Document Type

Article

Publication Date

2015

Abstract

Federalism has long been celebrated as a structure for policy experimentation. Yet judges, scholars, and politicians have often treated experimentation as an automatic consequence of decentralization and policy devolution, instead of examining the down and dirty mechanics that drive systems to explore new solutions and generate a steady stream of useful policy innovations.

This Article addresses this gap in the literature by using complexity theory to better understand how experimental federalism works. It argues that federalism’s ability to produce meaningful policy experiments is heavily dependent on two dynamics — heterogeneity and interdependence — that are prominent in the research on decentralized systems, but have often been overlooked by legal scholars and practitioners. Meaningful differences in state policy preferences help the federalist system overcome certain obstacles to effective experimentation and problem-solving, while also imposing constraints on the system’s ability to internalize the benefits of some kinds of policy experiments.
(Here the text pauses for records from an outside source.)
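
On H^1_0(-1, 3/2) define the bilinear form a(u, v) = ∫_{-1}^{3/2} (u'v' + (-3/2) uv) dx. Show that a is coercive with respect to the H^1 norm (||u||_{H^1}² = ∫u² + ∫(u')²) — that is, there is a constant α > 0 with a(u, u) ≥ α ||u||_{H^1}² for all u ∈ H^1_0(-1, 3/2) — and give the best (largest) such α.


α = (-75 + 8*π^2)/(2*(25 + 4*π^2))

Coercivity of a(·,·) on H^1_0(-1, 3/2) means a(u, u) ≥ α ||u||_{H^1}² for every u ∈ H^1_0.
The interval has length L = 5/2, and Poincaré/coercivity depend only on L. Here a(u, u) = ∫(u')² + (-3/2)·∫u².
Here c = -3/2 < 0 with |c| < (π/L)² = 4*π^2/25, so coercivity still holds. The condition a(u,u) ≥ α||u||_{H^1}² reads (1−α)∫(u')² ≥ (α−c)∫u². Any admissible α is ≤ 1 (rapidly oscillating u have ∫u²/∫(u')² → 0), and α = 1 would force 0 ≥ (1−c)∫u², impossible since c < 1; so 1−α > 0. By the sharp Poincaré inequality on H^1_0 of an interval of length L, ∫(u')² ≥ (π/L)²∫u² with equality for the first sine mode sin(π(x−x₀)/L) (x₀ the left endpoint), so the inequality holds for all u iff (1−α)(π/L)² ≥ α − c, i.e. α ≤ ((π/L)² + c)/((π/L)² + 1) = (1 + c(L/π)²)/(1 + (L/π)²). (Direct route, valid since c ≤ 0: Poincaré gives c∫u² ≥ c(L/π)²∫(u')², so a(u,u) ≥ (1 + c(L/π)²)∫(u')², while ||u||_{H^1}² ≤ (1 + (L/π)²)∫(u')²; dividing yields the same α.) With (π/L)² = 4*π^2/25 and c = -3/2, the largest admissible constant is α = ((π/L)² + c)/((π/L)² + 1).
Simplifying, α = (-75 + 8*π^2)/(2*(25 + 4*π^2)).


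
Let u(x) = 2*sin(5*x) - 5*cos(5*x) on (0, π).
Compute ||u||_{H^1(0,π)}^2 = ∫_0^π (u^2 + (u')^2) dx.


||u||_{H^1(0,π)}^2 = 377*π

u'(x) = 25*sin(5*x) + 10*cos(5*x).
Expand u² and (u')² and integrate term by term on (0, π), using: for integers n ≥ 1, ∫_0^π sin²(nx) dx = ∫_0^π cos²(nx) dx = π/2; for n ≠ n', ∫_0^π sin(nx)sin(n'x) dx = ∫_0^π cos(nx)cos(n'x) dx = 0; and by product-to-sum, ∫_0^π sin(nx)cos(n'x) dx = ½∫_0^π [sin((n+n')x) + sin((n−n')x)] dx, which is 0 when n+n' is even and 2n/(n²−n'²) when n+n' is odd (it need not vanish on (0, π)).
  u² squared terms: (-5)²·∫cos(5x)² dx = 25·π/2 = 25*π/2;  (2)²·∫sin(5x)² dx = 4·π/2 = 2*π.
  u² cross terms: 2·(-5)·(2)·∫cos(5x)·sin(5x) dx = -20·(0) = 0.
  So ∫_0^π u² dx = 25*π/2 + 2*π + 0 = 29*π/2.
  (u')² squared terms: (10)²·∫cos(5x)² dx = 100·π/2 = 50*π;  (25)²·∫sin(5x)² dx = 625·π/2 = 625*π/2.
  (u')² cross terms: 2·(10)·(25)·∫cos(5x)·sin(5x) dx = 500·(0) = 0.
  So ∫_0^π (u')² dx = 50*π + 625*π/2 + 0 = 725*π/2.
||u||_{H^1}^2 = (29*π/2) + (725*π/2) = 377*π.


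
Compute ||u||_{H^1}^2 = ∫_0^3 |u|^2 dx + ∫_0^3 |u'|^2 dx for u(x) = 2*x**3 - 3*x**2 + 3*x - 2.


||u||_{H^1}^2 = 86619/70

The H^1 norm (squared) on an interval (0, L) is
  ||u||_{H^1}^2 = ∫_0^L u(x)^2 dx + ∫_0^L u'(x)^2 dx.
Compute u'(x) = 6*x**2 - 6*x + 3.
Then u(x)^2 = 4*x**6 - 12*x**5 + 21*x**4 - 26*x**3 + 21*x**2 - 12*x + 4 and u'(x)^2 = 36*x**4 - 72*x**3 + 72*x**2 - 36*x + 9.
Integrate each monomial from 0 to 3 using ∫_0^3 c·x^n dx = c·3^(n+1)/(n+1):
  ∫_0^3 u(x)^2 dx = ∫_0^3 (4*x^6 - 12*x^5 + 21*x^4 - 26*x^3 + 21*x^2 - 12*x + 4) dx. Term by term:
    ∫_0^3 4*x^6 dx = 8748/7;  ∫_0^3 -12*x^5 dx = -1458;  ∫_0^3 21*x^4 dx = 5103/5;
    ∫_0^3 -26*x^3 dx = -1053/2;  ∫_0^3 21*x^2 dx = 189;  ∫_0^3 -12*x dx = -54;
    ∫_0^3 4 dx = 12.
  Sum: 8748/7 − 1458 + 5103/5 − 1053/2 + 189 − 54 + 12 = 30297/70.
  ∫_0^3 u'(x)^2 dx = ∫_0^3 (36*x^4 - 72*x^3 + 72*x^2 - 36*x + 9) dx. Term by term:
    ∫_0^3 36*x^4 dx = 8748/5;  ∫_0^3 -72*x^3 dx = -1458;  ∫_0^3 72*x^2 dx = 648;
    ∫_0^3 -36*x dx = -162;  ∫_0^3 9 dx = 27.
  Sum: 8748/5 − 1458 + 648 − 162 + 27 = 4023/5.
Adding: ||u||_{H^1}^2 = 30297/70 + 4023/5 = 86619/70.


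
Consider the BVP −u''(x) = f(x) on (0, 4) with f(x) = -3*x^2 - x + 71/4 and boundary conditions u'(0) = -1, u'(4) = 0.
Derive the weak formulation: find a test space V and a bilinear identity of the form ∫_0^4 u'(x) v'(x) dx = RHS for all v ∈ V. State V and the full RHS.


V = H^1(0, 4) (v unrestricted at boundary; u is determined up to an additive constant); weak form: ∫_0^4 u'v' dx = ∫_0^4 (-3*x^2 - x + 71/4) v dx + v(0) for all v ∈ V.

Multiply both sides by a test function v and integrate from 0 to 4:
  ∫_0^4 −u''(x) v(x) dx = ∫_0^4 f(x) v(x) dx.
Integrate the LHS by parts once:
  ∫_0^4 −u'' v dx = −[u'(x) v(x)]_0^4 + ∫_0^4 u'(x) v'(x) dx.
Thus ∫_0^4 u'(x) v'(x) dx = ∫_0^4 f(x) v(x) dx + [u'(x) v(x)]_0^4.
Choose V so that boundary terms are either known or forced to vanish.
u has inhomogeneous Neumann u'(0) = -1, u'(4) = 0. [u' v]_0^4 = (0)·v(4) − (-1)·v(0) = v(0). Take V = H^1(0, 4); boundary term becomes part of RHS.
Weak formulation: find u (satisfying any essential BC) such that ∫_0^4 u'(x) v'(x) dx = ∫_0^4 f v dx + v(0) for all v ∈ V (Neumann data are natural BCs: they enter the RHS as boundary terms).
Substituting f(x) = -3*x^2 - x + 71/4, the right-hand side is ∫_0^4 (-3*x^2 - x + 71/4) v dx + v(0).
Compatibility check (pure Neumann): taking v ≡ 1 ∈ V gives 0 = ∫_0^4 f dx + (0) − (-1), i.e. ∫_0^4 f dx must equal u'(0) − u'(4) = -1. Indeed ∫_0^4 (-3*x^2 - x + 71/4) dx = -1, so the data are compatible. The solution is then unique only up to an additive constant (fix it e.g. by requiring ∫_0^4 u dx = 0).


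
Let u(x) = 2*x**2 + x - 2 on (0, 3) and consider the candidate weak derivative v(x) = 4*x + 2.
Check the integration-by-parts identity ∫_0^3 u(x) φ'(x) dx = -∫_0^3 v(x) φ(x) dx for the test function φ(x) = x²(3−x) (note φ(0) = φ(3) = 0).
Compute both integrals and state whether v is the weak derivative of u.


LHS = -1107/20, RHS = -621/10. No, v is not the weak derivative of u.

u(x) = 2*x**2 + x - 2, classical derivative u'(x) = 4*x + 1.
φ(x) = x²(3−x), so φ'(x) = 3*x*(2 - x).
Note φ(0) = φ(3) = 0, so the boundary term u·φ vanishes.
LHS = ∫_0^3 u(x) φ'(x) dx = ∫_0^3 (-6*x^4 + 9*x^3 + 12*x^2 - 12*x) dx. Term by term:
  ∫_0^3 -6*x^4 dx = -1458/5;  ∫_0^3 9*x^3 dx = 729/4;  ∫_0^3 12*x^2 dx = 108;
  ∫_0^3 -12*x dx = -54.
Sum: -1458/5 + 729/4 + 108 − 54 = -1107/20.
So LHS = -1107/20.
∫_0^3 v(x) φ(x) dx = ∫_0^3 (-4*x^4 + 10*x^3 + 6*x^2) dx. Term by term:
  ∫_0^3 -4*x^4 dx = -972/5;  ∫_0^3 10*x^3 dx = 405/2;  ∫_0^3 6*x^2 dx = 54.
Sum: -972/5 + 405/2 + 54 = 621/10.
So RHS = -∫_0^3 v(x) φ(x) dx = -621/10.
LHS − RHS = 27/4 ≠ 0, so the identity fails.
(For a valid weak derivative the identity must hold for EVERY test function, in particular this one. The failure shows v is NOT the weak derivative of u.)
Correct weak derivative would be u'(x) = 4*x + 1.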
Moreover, the interdependent flow of information and policy ideas across state borders affects the types of experiments the system generates, and whether states will rely on existing policy solutions or seek out new ones.

In turn, constitutional law’s role in shaping experimental federalism is far more complicated and nuanced than simply identifying the proper boundaries of state and federal authority. Complexity reminds us that experimental federalism’s performance may be contingent on state-level dynamics that drive heterogeneity and interdependence, and that constitutional doctrine may exert its greatest impact on experimentation by influencing the political forces that bring states closer together or further apart.